Юргенсону он писал в выражениях гораздо более грубых: «Милый друг! Я раздумал устраивать свидание с А[нтониной] И[вановной]. Ей-богу не в силах. Боюсь, что она скажет что-нибудь такое, что я выйду из себя и в пылу ненависти, которую ее письмо раздуло, — я задушу ее. Право, это возможно. Уж слишком она мне отвратительна. Пожалуйста, прочти посылаемое ей мной письмо и если ничего против него не имеешь, то пошли вместе с билетом на концерт Рубинштейна. <…> Пошли ей билет, какой она просит; прилагаю для сего 3 рубля». Столь пустячный повод (из-за трехрублевого билета), раздутый Юргенсоном, не делает чести обоим — ни издателю, ни композитору, но доказывает, что любое напоминание Милюковой о себе вызывало в Чайковском взрыв неуправляемых эмоций, особенно когда Антонина касалась его неортодоксальных вкусов. Впрочем, через несколько дней жизнь снова вошла в привычное русло.
Двадцать восьмого декабря Петр Ильич выехал в Петербург, чтобы встретить новый, 1890 год с Модестом, Люсьеном Гитри и его женой Анжеле (оба были актерами Михайловского театра) в ресторане Лейнера. 2 января состоялась генеральная репетиция балета в присутствии Александра III. Роскошно поставленный спектакль, с великолепными декорациями, костюмами и лучшими артистами в сочетании с совершенной музыкой Чайковского произвел на зрителей неотразимое впечатление. Это был настоящий зрелищный праздник. Император, видимо, несколько ошеломленный увиденным, смог сказать композитору только, что это «очень мило». Тот, ожидавший большего, был разочарован и записал в дневнике: «Его Величество третировал меня очень свысока. Господь с ним». На следующий день представление балета прошло с небывалым успехом, что сразу было отмечено всеми петербургскими газетами. Петр Ильич, не колеблясь, поставил «Спящую красавицу» в ряд лучших своих творений. Он воспринимал этот балет как некую симфонию в танце, в которой выразил свои чувства по отношению к судьбе, человеку, к жизни и где смог ярко показать, что в поединке судьбы и жизни победа остается на стороне последней.

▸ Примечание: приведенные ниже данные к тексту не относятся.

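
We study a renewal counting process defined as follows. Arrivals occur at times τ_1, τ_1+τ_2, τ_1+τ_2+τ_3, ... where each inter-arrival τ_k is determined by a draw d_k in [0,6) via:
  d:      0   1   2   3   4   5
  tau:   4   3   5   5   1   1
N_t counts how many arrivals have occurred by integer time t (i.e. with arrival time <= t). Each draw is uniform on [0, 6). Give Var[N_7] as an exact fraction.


Inter-arrival values over d=0..5: [4, 3, 5, 5, 1, 1]
Each d has probability 1/6, so the pmf of τ is: f(1) = 1/3, f(3) = 1/6, f(4) = 1/6, f(5) = 1/3
Let p_n(j) = P(N_n = j), with p_0 = [1]. Condition on τ_1: p_n(0) = P(τ > n), and for j >= 1, p_n(j) = Σ_{k<=n} f(k)·p_{n−k}(j−1)
p_1 = [2/3, 1/3]  (j = 0..1)
p_2 = [2/3, 2/9, 1/9]  (j = 0..2)
p_3 = [1/2, 7/18, 2/27, 1/27]  (j = 0..3)
p_4 = [1/3, 4/9, 5/27, 2/81, 1/81]  (j = 0..4)
p_5 = [0, 2/3, 13/54, 13/162, 2/243, 1/243]  (j = 0..5)
p_6 = [0, 5/12, 47/108, 1/9, 8/243, 2/729, 1/729]  (j = 0..6)
p_7 = [0, 13/36, 19/54, 73/324, 23/486, 19/1458, 2/2187, 1/2187]  (j = 0..7)
E[N_7] = Σ j·p_7(j) = 8765/4374;  E[N_7²] = Σ j²·p_7(j) = 10792/2187
Var[N_7] = 10792/2187 − (8765/4374)² = 17583191/19131876

17583191/19131876


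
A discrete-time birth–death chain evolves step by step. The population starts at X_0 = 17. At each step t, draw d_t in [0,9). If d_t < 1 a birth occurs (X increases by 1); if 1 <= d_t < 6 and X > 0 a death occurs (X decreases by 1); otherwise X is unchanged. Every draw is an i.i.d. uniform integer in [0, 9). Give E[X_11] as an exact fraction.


109/9

X can drop by at most 1 per step and X_0 = 17 > T = 11, so X_t >= 17 − t >= 6 > 0 for every t <= 11: the floor at 0 (the 'and X > 0' condition) never binds. Hence X_11 = X_0 + Σ_{t<11} Y_t with i.i.d. increments Y_t = y(d_t) ∈ {+1, −1, 0}.
Outcome values over d=0..8: [1, -1, -1, -1, -1, -1, 0, 0, 0]
Σy = -4, Σy² = 6, M = 9
μ = -4/9 = -4/9,  σ² = 6/9 − (-4/9)² = 38/81
E[X_11] = 17 + 11·(-4/9) = 109/9


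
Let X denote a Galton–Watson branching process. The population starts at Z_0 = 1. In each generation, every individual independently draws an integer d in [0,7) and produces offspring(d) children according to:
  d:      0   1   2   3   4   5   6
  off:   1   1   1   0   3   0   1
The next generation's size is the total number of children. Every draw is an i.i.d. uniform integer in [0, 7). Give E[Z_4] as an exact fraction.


1

Outcome values over d=0..6: [1, 1, 1, 0, 3, 0, 1]
Σy = 7, Σy² = 13, M = 7
μ = 7/7 = 1,  σ² = 13/7 − (1)² = 6/7
E[Z_0] = 1
E[Z_1] = 1·E[Z_0] = 1
E[Z_2] = 1·E[Z_1] = 1
E[Z_3] = 1·E[Z_2] = 1
E[Z_4] = 1·E[Z_3] = 1


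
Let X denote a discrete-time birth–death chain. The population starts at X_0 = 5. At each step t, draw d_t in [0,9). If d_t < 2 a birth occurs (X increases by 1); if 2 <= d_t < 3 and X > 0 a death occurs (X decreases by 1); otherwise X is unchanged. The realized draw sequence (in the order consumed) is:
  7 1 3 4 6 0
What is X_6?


t=0: X=5, d=7 → hold, X_1=5
t=1: X=5, d=1 → birth, X_2=6
t=2: X=6, d=3 → hold, X_3=6
t=3: X=6, d=4 → hold, X_4=6
t=4: X=6, d=6 → hold, X_5=6
t=5: X=6, d=0 → birth, X_6=7

7


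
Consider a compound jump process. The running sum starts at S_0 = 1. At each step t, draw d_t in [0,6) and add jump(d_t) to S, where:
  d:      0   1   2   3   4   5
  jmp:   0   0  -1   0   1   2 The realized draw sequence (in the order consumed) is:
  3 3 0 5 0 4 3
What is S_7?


4

t=0: S=1, d=3, jump=0, S_1=1
t=1: S=1, d=3, jump=0, S_2=1
t=2: S=1, d=0, jump=0, S_3=1
t=3: S=1, d=5, jump=2, S_4=3
t=4: S=3, d=0, jump=0, S_5=3
t=5: S=3, d=4, jump=1, S_6=4
t=6: S=4, d=3, jump=0, S_7=4


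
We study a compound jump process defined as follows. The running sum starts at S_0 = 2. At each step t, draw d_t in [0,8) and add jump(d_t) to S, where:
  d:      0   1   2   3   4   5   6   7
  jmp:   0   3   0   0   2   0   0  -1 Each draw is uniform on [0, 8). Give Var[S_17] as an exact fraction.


Outcome values over d=0..7: [0, 3, 0, 0, 2, 0, 0, -1]
Σy = 4, Σy² = 14, M = 8
μ = 4/8 = 1/2,  σ² = 14/8 − (1/2)² = 3/2
Independent increments: Var[S_17] = 17·σ² = 17·(3/2) = 51/2

51/2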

Четвертого января Чайковский уехал в Москву уставший, неспокойный, озабоченный новым оперным заказом, а 11 января вернулся в столицу, на этот раз уже проездом в Берлин, и отправился затем во Флоренцию, куда прибыл 18 января. Он выбрал Флоренцию, вспоминая о зиме 1878 года, когда в спокойной, идеальной для сосредоточенной работы обстановке заканчивал Первую сюиту и начинал «Орлеанскую деву». Красота и памятники искусства города на реке Арно были ему сейчас безразличны. Он поселился в гостинице «Вашингтон». В его распоряжении были четыре небольшие комнаты с окнами, выходящими на реку, и молодой слуга Модеста Назар Литров, с удовольствием согласившийся ухаживать за барином и безбоязненно последовавший с ним за границу (Алеша не мог его сопровождать из-за того, что жена его умирала от туберкулеза и дни ее были сочтены).
Рабочий день композитора во Флоренции почти не отличался от обыкновенного: он вставал около восьми утра, работал в два приема, разделяя их полдником и длительной прогулкой, обедал в семь вечера, затем отдыхал — читал, посещал театр, писал письма или, что с ним тоже случалось, просто скучал. «Иногда пишется очень легко, иногда не без усилия. Впрочем, усилие есть, быть может, последствие желания написать как можно лучше и не довольствоваться первой попавшейся мыслью», — писал он Модесту 6/18 февраля. Сочинение оперы «Пиковая дама» длилось сорок четыре дня. 3/15 марта в дневнике появилась деловая, но ликующая запись: «Проснулся в 6 час[ов]. После чая кончил интродукцию. Перед обедом все кончил». Он много гулял с Назаром, ухаживал за ним, когда тот серьезно ушиб ногу и какое-то время не мог ходить, слушал мальчика-певца Фердинандо, певшего под его окнами, и развлекался, как обычно развлекался в Италии. В дневнике среди ежедневных записей встречается одна весьма любопытная, причем написанная по-французски: «Я думаю, что Назар, этот славный парень, очень любопытен и забавляется тем, что разбирает то, что пишет на этих страницах его случайный хозяин. Впредь я буду писать по-французски». Впрочем, это намерение он не осуществил.